There is a special transport layer protocol for real time applications; Realtime Transport Protocol (RTP). RTP is not really a transport layer, it runs over UDP. Also, RTP does not actually ensure on-time delivery of packets or even that packets will not be lost. That is up to the receiving end point software. However, it does supply two pieces of information which can be helpful to the receiver, all packets have a sequence number, and they all have a time stamp.

RTP is used for many different media, and the granularity of the time stamp differs depending on the payload type.

Here is the RTP header.

	0	1	2	3	4	5	6	7	8	9	10	11	12	13	14	15	16	17	18	19	20	21	22	23	24	25	26	27	28	29	30	31
	Octet 1,5,9								Octet 2,6,10								Octet 3,7,11								Octet 4,8,12
1 - 4	V=2		>P	X	CC				M	PT							Sequence number
5 - 8	Timestamp
9 - 12	Synchronisation source (SSRC) number

Version: Identifies the version of RTP (currently 2).
Padding: A flag which indicates whether the packet has been appended with padding octets after the payload data.
X (Header extension): Indicates whether an optional fixed length extension has been added to the RTP header.
CC (CSRC count): Although not shown on this header diagram, the 12 octet header can optionally be expanded to include a list of up to contributing sources. Contributing sources are added by mixers, and are only relevant for conferencing application where elements of the data payload have originated from different computers. For point to point communications, CSRCs are not required.
M (Marker): Alllows significant events such as frame boundaries to be marked in the packet stream.
PT (Payload type): This field identifies the format of the RTP payload and determines its interpretation by the application
Sequence number: A unique reference number which increments by one for each RTP packet sent. It allows the receiver to reconstruct the sender's packet sequence.
Timestamp: The time that this packet was transmitted. This field allows the received to buffer and playout the data in a continuous stream.
Synchronisation source (SSRC) number: A randomly chosen number which identifies the source of the data stream.

The RTP header is inserted after the UDP header and before the actual payload.
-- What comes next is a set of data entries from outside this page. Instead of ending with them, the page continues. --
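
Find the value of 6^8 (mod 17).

Step 1: Compute 6^8 mod 17 step by step, reducing modulo 17 at each step.
  6^1 mod 17 = 6
  6^2 mod 17 = (6 * 6) mod 17 = 2
  6^3 mod 17 = (2 * 6) mod 17 = 12
  6^4 mod 17 = (12 * 6) mod 17 = 4
  6^5 mod 17 = (4 * 6) mod 17 = 7
  6^6 mod 17 = (7 * 6) mod 17 = 8
  6^7 mod 17 = (8 * 6) mod 17 = 14
  6^8 mod 17 = (14 * 6) mod 17 = 16
Step 2: Result = 16.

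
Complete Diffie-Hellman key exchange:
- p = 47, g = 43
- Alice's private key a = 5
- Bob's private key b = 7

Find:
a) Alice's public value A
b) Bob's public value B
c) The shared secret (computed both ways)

Step 1: A = g^a mod p = 43^5 mod 47 = 10.
Step 2: B = g^b mod p = 43^7 mod 47 = 19.
Step 3: Alice computes s = B^a mod p = 19^5 mod 47 = 45.
Step 4: Bob computes s = A^b mod p = 10^7 mod 47 = 45.
Both sides agree: shared secret = 45.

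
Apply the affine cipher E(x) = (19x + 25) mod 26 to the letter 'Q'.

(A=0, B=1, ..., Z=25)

Step 1: Convert 'Q' to number: x = 16.
Step 2: E(16) = (19 * 16 + 25) mod 26 = 329 mod 26 = 17.
Step 3: Convert 17 back to letter: R.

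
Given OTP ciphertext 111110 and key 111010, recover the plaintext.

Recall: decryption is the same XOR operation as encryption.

Step 1: XOR ciphertext with key:
  Ciphertext: 111110
  Key:        111010
  XOR:        000100
Step 2: Plaintext = 000100 = 4 in decimal.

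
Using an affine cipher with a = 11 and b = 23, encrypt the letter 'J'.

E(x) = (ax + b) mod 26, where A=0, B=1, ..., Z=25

Step 1: Convert 'J' to number: x = 9.
Step 2: E(9) = (11 * 9 + 23) mod 26 = 122 mod 26 = 18.
Step 3: Convert 18 back to letter: S.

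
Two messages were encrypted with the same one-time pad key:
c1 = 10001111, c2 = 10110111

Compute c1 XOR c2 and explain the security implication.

Step 1: c1 XOR c2 = (m1 XOR k) XOR (m2 XOR k).
Step 2: By XOR associativity/commutativity: = m1 XOR m2 XOR k XOR k = m1 XOR m2.
Step 3: 10001111 XOR 10110111 = 00111000 = 56.
Step 4: The key cancels out! An attacker learns m1 XOR m2 = 56, revealing the relationship between plaintexts.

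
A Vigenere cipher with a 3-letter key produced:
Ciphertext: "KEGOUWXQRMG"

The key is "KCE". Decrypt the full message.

Step 1: Key 'KCE' has length 3. Extended key: KCEKCEKCEKC
Step 2: Decrypt each position:
  K(10) - K(10) = 0 = A
  E(4) - C(2) = 2 = C
  G(6) - E(4) = 2 = C
  O(14) - K(10) = 4 = E
  U(20) - C(2) = 18 = S
  W(22) - E(4) = 18 = S
  X(23) - K(10) = 13 = N
  Q(16) - C(2) = 14 = O
  R(17) - E(4) = 13 = N
  M(12) - K(10) = 2 = C
  G(6) - C(2) = 4 = E
Plaintext: ACCESSNONCE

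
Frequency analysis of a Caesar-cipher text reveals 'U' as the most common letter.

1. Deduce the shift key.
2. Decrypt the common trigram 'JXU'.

Step 1: In English, 'E' is the most frequent letter (12.7%).
Step 2: The most frequent ciphertext letter is 'U' (position 20).
Step 3: Shift = (20 - 4) mod 26 = 16.
Step 4: Decrypt 'JXU' by shifting back 16:
  J -> T
  X -> H
  U -> E
Step 5: 'JXU' decrypts to 'THE'.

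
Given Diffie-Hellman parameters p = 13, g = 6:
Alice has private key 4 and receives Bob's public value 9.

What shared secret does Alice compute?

Step 1: s = B^a mod p = 9^4 mod 13.
  9^1 mod 13 = 9
  9^2 mod 13 = (9 * 9) mod 13 = 3
  9^3 mod 13 = (3 * 9) mod 13 = 1
  9^4 mod 13 = (1 * 9) mod 13 = 9
Result: shared secret = 9.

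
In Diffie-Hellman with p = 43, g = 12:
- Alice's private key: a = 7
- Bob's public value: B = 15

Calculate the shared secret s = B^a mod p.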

Applications which run RTP also have to run the Real Time Control Protocol (RTCP) . This allows the two end points to provide out-of-band data to each other. This protocol supports various types of messages. For example, the sender periodically sends a sender report which provides an absolute timestamp periodically to allow the receiver or receivers to resynchronize. The receiver periodically sends a receiver report to report on how well it is receiving the signal. Other messages are involved in initiating or terminating streams.

It would be nice if the Internet provided some sort of Quality of Service (QoS), but at the moment it does not. QoS is only possible if routers are able to reserve bandwidth for a particular stream. IPv6 is much better designed to allow this than IPv4.

Protocols have been developed to reserve bandwidth and to guarantee quality of service, and they can be useful on Intranets, but in order for them to be useful on the overall Internet, it will be necessary to reengineer the whole thing.